For me, writing long-format works (novels, in my case) is like chasing a picture that continually goes in and out of focus in your mind.

There are moments of enormous clarity, little miracles, in which the characters and ideas that are burbling around in your head suddenly and unexpectedly come into sharp focus.  You know exactly where your work is going — what must happen, what each character must say in a situation that must be created to compel your work forward.  Ha.  Unfortunately, these miraculous moments of clarity can evaporate just as easily as they appeared.  And they do.  And because these times of clear vision are likely to happen any old time — just as you are falling asleep, or during a long walk, or any old time whatsoever — it is shocking, maddening, confounding how quickly and totally they vanish, very much like dreams that you remember in exquisite detail, even going over the eventsImage in your mind upon awakening, only to find that you have no recollection just a short time later.

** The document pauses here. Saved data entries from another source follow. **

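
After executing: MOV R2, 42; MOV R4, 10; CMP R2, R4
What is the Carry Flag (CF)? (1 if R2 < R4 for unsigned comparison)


Register state trace:
  MOV R2, 42  → R2 = 42
  MOV R4, 10  → R4 = 10
  CMP R2, R4  → unsigned 42 - 10: no borrow
  42 >= 10, so CF = 0
CF = 0

0


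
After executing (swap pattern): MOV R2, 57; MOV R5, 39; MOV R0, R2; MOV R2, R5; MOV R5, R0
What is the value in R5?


Register state trace (swap pattern):
  MOV R2, 57  → R2 = 57
  MOV R5, 39  → R5 = 39
  MOV R0, R2  → R0 = 57  (save R2)
  MOV R2, R5  → R2 = 39  (R2 gets R5's value)
  MOV R5, R0  → R5 = 57  (R5 gets saved value)
Final: R5 = 57

57


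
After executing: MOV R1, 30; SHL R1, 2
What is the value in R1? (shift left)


Register state trace:
  MOV R1, 30  → R1 = 30
  SHL R1, 2  → R1 = 30 << 2 = 30 * 2^2 = 120
Final: R1 = 120

120


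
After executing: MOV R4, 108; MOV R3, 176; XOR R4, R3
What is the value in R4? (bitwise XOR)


Register state trace:
  MOV R4, 108  → R4 = 108 (0b01101100)
  MOV R3, 176  → R3 = 176 (0b10110000)
  XOR R4, R3  → R4 = 108 XOR 176 = 220 (0b11011100)
Final: R4 = 220

220


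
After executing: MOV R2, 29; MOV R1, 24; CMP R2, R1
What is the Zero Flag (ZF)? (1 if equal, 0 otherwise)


Register state trace:
  MOV R2, 29  → R2 = 29
  MOV R1, 24  → R1 = 24
  CMP R2, R1  → computes 29 - 24 = 5
  Result is nonzero, so values are not equal
ZF = 0

0


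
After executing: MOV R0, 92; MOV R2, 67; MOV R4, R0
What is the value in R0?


Register state trace:
  MOV R0, 92  → R0 = 92
  MOV R2, 67  → R2 = 67
  MOV R4, R0  → R4 = 92
Final: R0 = 92

92


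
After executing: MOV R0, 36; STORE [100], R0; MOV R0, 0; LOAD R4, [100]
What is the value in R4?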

Sometimes the clarity has vanished even by the time you get yourself in front of the computer keyboard.  No matter how quickly you manage to drop everything, clear some space in your life, plop down in front of that screen, it can still happen that there you are, confronting that keyboard, rarin’ to go, only to find yourself…blank.

It’s gone.  Utterly gone.  There you are on the beach, after the wave has crashed, trying to make out any remnants of the words you wrote in the sand.

I wonder — is it like this in all creative endeavors?  Composing music?  Creating a sculpture?  I think it must be.